Hasbro’s Peppa Pig letter alleges AI voice clause children cannot legally consent to
Agents say contracts are “take it or leave it” for indefinite AI voice use. Hasbro cites evolving standards and child protection.

Hasbro, the parent company behind Peppa Pig, faces accusations that it requires child voice performers to grant rights for AI capture, cloning, training, and reuse indefinitely. For executives, this raises immediate questions about licensing, risk, and how “child protection” interacts with fast-moving AI standards.
Hasbro’s Peppa Pig is at the center of a new AI rights fight, after an open letter alleges the company requires child voice performers to sign away control of their voices for AI use indefinitely. The concern is specific and blunt: the Agents of Young Performers Association (AYPA) says the alleged “blanket licence” is for the ability to “capture, clone, train, or reuse a child’s voice indefinitely” for AI training and related models.
The letter also frames the dispute as non-negotiable. The group says Hasbro is offering contracts that insist performers agree to AI use, and that “the refusal to remove this clause with an attitude of ‘take it or leave it’ has led us to write this letter to make it clear that this will not be accepted.” Hasbro, in turn, did not comment on “specific negotiation and contractual arrangements,” but it said “the protection of child performers is core to who Hasbro is,” adding that it is “committed to engaging with this issue in a responsible and transparent manner” as AI industry standards evolve.

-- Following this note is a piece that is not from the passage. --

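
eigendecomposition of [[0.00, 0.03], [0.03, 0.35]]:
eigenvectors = [[-1.0, -0.08], [0.08, -1.0]]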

Zoom out, and you can see why this story matters beyond one cartoon. Peppa Pig, created in 2004, is a global machine: it has been broadcast in more than 180 countries and generated billions of dollars for Hasbro, which acquired the property in 2019. In other words, the show is not just a cultural artifact. It is a revenue engine built on authenticity, and a major part of that authenticity is voice acting by children. The source notes that the voice cast is used “to give the show childlike authenticity,” which is a key reason these performers matter commercially, not just aesthetically.
Now bring in the new incentive structure AI creates. If you can train models using recorded voices, the business case becomes brutally simple: generate more content without the same marginal cost of casting, recording, and re-approval cycles. That is exactly what the AYPA letter is warning about, even as it frames the practice in terms of rights. It argues that relying on pre-recorded child voices to train AI could allow “endless hours” of Peppa Pig-like output while bypassing ongoing labor and consent realities.
The letter also makes a legal and ethical claim that hits at the center of AI licensing. It argues that children “cannot provide fully informed legal consent and a parent or guardian’s approval should never be used as a blanket licence to capture, clone, train, or reuse a child’s voice indefinitely.” It goes further, saying that “any agreement involving a child’s voice should be fully exempt from all AI usage.” And it adds a forward-looking identity concern: “No child should have their future professional identity shaped by an AI model created before they were old enough to understand its consequences.” In plain English, the dispute is about whether consent tied to childhood can ever translate into consent for indefinite future AI use.
There is also a second-order issue for boards and dealmakers: precedent. Once an industry normalizes broad voice rights for AI, it becomes harder to roll back without stigma or disruption. That is why the letter is aimed outward at “the wider industry,” not just Hasbro. If other licensors, studios, and platforms follow similar approaches, child performers could end up with voice rights that outlive their childhood by decades, effectively transforming a performance into a permanent commercial asset tied to future technologies.
The Hasbro response, importantly, does not erase the allegation. It just draws a line around what it would not discuss. The company said it could not comment on “specific negotiation and contractual arrangements,” and it pointed to its position that child protection is foundational to how it operates. It also emphasized responsible engagement as AI standards continue to evolve. Taken together, that suggests the company is not disputing the general topic, but is avoiding a detailed factual rebuttal in this public forum.
For executives, the strategic stake is immediate: if you license talent or content that depends on children, AI turns contracting into a moving target. The “blanket licence” concept described by AYPA is exactly the sort of provision that can create long-tail liabilities, reputational risk, and partnership friction. Even if regulators have not fully harmonized standards everywhere, public-facing challenges like this can pressure studios, brands, and platforms to tighten consent language, narrow permitted uses, and rethink whether “indefinite” rights are defensible when the subject is a child.
And for anyone building in AI, the message is not subtle: child voices are not just data. They are identity, future leverage, and rights questions that compound over time. If Hasbro is forced to revisit contract terms, other major IP owners will feel it quickly, because executives do not want to be the next company scrambling while an industry standard hardens around “take it or leave it” clauses for indefinite AI voice use.